Al contrario de las anteriores, estrenadas en la Televisión Pública Argentina, la cuarta temporada fue directo a Netflix y contó con el respaldo de la cadena Telemundo. Cambiaron de sets y rodaron en una cárcel diseñada para sus fines, Puente Viejo, paredes levantadas sobre la nave de lo que fue una fábrica metalúrgica.
La producción, que se lanzó en 2016, no está libre de críticas y ha sido acusada de varias formas: “mercaderes del estigma”, “circo” y “lo real ausente”, han escrito varios medios. Pero para valorar El marginal coincido más con Darta Mercedes Blinx: “Negocios son negocios, pero no son goles ni amores (…) No voy a caer en el juicio de compararla con la realidad carcelaria que va quedando un poco lejos de tanta mugre y maldad acumulada (cuando queda aún mucho por hacer en materia de derechos humanos), es una ficción y en eso sí goles son amores, y los negocios nos llevan hábilmente a estas redes”.

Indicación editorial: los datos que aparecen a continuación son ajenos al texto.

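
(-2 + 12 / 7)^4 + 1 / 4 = 2465 / 9604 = 0.26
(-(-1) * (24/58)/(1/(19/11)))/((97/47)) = 10716/30943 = 0.35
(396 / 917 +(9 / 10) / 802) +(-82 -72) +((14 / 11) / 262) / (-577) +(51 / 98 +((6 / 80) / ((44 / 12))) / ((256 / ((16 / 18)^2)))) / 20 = -72243229968193517 / 470514199478400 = -153.54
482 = 482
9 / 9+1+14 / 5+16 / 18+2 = 346 / 45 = 7.69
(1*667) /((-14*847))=-667 /11858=-0.06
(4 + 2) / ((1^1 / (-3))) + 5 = -13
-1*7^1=-7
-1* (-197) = 197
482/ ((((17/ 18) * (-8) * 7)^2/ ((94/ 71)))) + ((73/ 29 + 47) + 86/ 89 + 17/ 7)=551599368263/ 10380069644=53.14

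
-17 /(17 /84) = -84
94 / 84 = 47 / 42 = 1.12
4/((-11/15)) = -60/11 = -5.45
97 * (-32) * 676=-2098304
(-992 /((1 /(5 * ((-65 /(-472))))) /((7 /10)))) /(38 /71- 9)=56.49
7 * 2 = 14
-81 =-81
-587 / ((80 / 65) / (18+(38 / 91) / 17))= -4091977 / 476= -8596.59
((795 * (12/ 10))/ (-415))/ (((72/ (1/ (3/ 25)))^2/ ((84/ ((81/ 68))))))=-788375/ 363042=-2.17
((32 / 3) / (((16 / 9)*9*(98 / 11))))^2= 121 / 21609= 0.01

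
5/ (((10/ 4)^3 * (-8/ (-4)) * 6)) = 2/ 75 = 0.03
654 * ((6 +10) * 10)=104640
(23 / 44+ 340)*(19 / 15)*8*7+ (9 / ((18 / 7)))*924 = 4519088 / 165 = 27388.41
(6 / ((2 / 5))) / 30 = 1 / 2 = 0.50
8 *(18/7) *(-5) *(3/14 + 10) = -51480/49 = -1050.61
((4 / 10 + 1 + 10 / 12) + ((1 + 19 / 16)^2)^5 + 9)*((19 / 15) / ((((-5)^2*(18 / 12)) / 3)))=789706082228277989 / 3092376453120000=255.37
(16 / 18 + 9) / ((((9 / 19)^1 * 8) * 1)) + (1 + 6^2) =25667 / 648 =39.61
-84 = -84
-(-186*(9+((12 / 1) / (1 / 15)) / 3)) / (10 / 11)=14117.40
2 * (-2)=-4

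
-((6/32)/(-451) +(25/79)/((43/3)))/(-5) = 531009/122563760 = 0.00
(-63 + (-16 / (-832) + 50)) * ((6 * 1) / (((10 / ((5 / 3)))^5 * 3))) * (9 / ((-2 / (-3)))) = -75 / 1664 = -0.05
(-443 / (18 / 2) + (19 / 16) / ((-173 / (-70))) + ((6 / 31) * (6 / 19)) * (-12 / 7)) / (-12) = 4.07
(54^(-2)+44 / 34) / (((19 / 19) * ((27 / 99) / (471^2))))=17398718491 / 16524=1052936.24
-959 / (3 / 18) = -5754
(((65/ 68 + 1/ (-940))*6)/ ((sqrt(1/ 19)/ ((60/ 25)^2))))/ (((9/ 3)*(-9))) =-5.33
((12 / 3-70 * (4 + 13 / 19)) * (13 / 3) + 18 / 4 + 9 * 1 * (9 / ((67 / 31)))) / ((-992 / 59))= 613578937 / 7576896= 80.98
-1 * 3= -3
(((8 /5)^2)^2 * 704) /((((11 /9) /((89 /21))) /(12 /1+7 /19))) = 197873.39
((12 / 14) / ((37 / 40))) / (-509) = -0.00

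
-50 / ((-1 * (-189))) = -50 / 189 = -0.26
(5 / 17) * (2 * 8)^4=327680 / 17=19275.29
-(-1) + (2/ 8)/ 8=33/ 32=1.03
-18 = -18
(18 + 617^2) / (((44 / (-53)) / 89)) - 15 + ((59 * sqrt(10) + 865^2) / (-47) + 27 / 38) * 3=-1605521916593 / 39292 - 177 * sqrt(10) / 47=-40861304.71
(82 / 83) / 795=82 / 65985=0.00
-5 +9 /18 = -9 /2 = -4.50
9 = 9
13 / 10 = 1.30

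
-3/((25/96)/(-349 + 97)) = 72576/25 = 2903.04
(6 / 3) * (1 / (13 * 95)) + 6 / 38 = 197 / 1235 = 0.16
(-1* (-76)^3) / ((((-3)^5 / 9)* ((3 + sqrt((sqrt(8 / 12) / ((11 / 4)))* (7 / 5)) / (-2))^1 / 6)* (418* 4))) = -438976 / (-228* 2^(1 / 4)* 3^(3 / 4)* sqrt(385) / 5 + 22572) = -21.79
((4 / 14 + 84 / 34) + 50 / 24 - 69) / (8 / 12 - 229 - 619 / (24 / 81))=183242 / 6618661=0.03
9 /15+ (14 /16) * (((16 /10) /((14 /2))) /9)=28 /45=0.62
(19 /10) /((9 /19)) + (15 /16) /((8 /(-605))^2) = 247251707 /46080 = 5365.71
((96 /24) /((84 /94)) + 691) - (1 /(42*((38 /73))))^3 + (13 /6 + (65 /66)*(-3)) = 31065709601581 /44718924096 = 694.69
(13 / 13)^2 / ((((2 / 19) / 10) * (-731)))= -95 / 731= -0.13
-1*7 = -7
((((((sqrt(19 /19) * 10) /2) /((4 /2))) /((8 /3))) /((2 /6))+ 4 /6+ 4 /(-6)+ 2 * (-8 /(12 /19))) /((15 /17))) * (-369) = 753457 /80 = 9418.21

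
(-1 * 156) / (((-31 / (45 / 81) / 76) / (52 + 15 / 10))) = 11367.31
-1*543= -543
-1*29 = -29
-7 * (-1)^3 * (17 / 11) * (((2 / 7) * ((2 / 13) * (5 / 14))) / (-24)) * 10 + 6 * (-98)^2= 346089319 / 6006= 57623.93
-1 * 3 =-3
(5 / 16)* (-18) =-45 / 8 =-5.62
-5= -5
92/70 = 46/35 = 1.31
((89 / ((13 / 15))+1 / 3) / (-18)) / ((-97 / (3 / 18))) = 0.01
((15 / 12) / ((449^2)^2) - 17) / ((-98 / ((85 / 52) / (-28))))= -33559475328765 / 3313864647556736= -0.01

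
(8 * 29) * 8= 1856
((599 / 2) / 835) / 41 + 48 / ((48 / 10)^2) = 859469 / 410820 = 2.09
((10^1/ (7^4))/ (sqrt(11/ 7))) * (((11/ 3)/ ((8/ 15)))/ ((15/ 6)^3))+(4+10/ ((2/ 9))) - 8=2 * sqrt(77)/ 12005+41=41.00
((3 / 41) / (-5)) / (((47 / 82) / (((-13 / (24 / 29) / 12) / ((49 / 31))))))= 11687 / 552720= 0.02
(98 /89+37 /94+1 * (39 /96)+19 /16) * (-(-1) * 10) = 2067065 /66928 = 30.88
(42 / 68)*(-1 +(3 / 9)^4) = -280 / 459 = -0.61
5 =5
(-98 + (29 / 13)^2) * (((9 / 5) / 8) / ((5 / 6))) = -25.12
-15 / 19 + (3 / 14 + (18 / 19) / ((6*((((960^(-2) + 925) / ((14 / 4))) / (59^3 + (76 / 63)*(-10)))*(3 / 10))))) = 408.41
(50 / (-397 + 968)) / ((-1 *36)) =-25 / 10278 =-0.00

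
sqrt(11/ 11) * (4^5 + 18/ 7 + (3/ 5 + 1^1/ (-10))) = 14379/ 14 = 1027.07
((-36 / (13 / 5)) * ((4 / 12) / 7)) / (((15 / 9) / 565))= -20340 / 91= -223.52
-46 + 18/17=-764/17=-44.94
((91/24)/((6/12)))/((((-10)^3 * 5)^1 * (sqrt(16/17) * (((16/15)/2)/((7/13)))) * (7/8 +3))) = -49 * sqrt(17)/496000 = -0.00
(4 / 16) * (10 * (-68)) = -170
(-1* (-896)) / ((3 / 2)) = 1792 / 3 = 597.33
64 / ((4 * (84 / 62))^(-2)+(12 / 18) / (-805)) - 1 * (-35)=211502585 / 107827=1961.50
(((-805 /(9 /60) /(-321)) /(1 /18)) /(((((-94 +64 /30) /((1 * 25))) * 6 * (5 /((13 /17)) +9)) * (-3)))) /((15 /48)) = 1610000 /1718313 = 0.94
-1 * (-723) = 723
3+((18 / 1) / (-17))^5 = 1.67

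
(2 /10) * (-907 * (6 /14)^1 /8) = -2721 /280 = -9.72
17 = 17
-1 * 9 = -9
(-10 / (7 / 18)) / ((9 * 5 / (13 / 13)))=-4 / 7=-0.57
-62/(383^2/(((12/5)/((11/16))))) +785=6333285671/8067895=785.00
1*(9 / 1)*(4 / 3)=12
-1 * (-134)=134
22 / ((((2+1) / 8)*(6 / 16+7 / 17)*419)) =23936 / 134499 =0.18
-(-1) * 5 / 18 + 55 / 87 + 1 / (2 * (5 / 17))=2.61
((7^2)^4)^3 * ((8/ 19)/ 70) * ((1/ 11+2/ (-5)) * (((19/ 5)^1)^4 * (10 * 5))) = -3713487180911075011889.84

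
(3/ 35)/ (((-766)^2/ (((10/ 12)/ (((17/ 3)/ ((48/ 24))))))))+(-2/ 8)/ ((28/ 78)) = -13893543/ 19949704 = -0.70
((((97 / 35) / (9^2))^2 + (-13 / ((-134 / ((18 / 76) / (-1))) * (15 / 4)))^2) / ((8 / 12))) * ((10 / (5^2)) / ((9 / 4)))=12589233704 / 39073668576075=0.00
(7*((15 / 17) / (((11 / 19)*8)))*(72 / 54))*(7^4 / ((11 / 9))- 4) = 14340725 / 4114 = 3485.83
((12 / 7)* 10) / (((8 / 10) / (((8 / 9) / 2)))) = 9.52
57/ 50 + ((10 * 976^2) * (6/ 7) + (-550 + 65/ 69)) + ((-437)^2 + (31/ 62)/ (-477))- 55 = 16041555542027/ 1919925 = 8355303.22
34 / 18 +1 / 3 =20 / 9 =2.22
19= 19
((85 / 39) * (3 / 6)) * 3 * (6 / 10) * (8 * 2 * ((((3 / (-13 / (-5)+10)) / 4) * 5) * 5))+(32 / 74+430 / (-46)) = 37.79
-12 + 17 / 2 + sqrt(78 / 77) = -7 / 2 + sqrt(6006) / 77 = -2.49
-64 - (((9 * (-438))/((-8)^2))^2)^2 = -14392906.86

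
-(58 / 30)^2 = -841 / 225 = -3.74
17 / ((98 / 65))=11.28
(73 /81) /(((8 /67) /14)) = 34237 /324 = 105.67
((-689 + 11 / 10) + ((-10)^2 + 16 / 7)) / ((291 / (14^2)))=-573902 / 1455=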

Es decir, la ficción no tiene que hacerse cargo de todo lo que representa en el plano social. Hay que separar las cosas. Lo representado de lo real. Nadie va a llegar a Baltimore esperando vivir un episodio de la mítica y obligatoria The Wire (2002), por ejemplo. ¿Por qué esperar entonces que en América Latina las cárceles tengan su reflejo en series o películas si estas no son documentales?
Decir que unos personajes se forjan a costa de quienes cumplen su rol en la calle o encarcelados —lo dijo Jazmín Manuel— me parece militar por un límite que la ficción no debe tener. Si no tratan de usar unos recursos que ya usaron o evaden los lugares comunes —como hicieron en sus tres primeras temporadas—, la ficción sirve como laberinto que distrae y genera ciertas preguntas. Espero que la ya anunciada quinta temporada sea la última de El marginal. Nada más.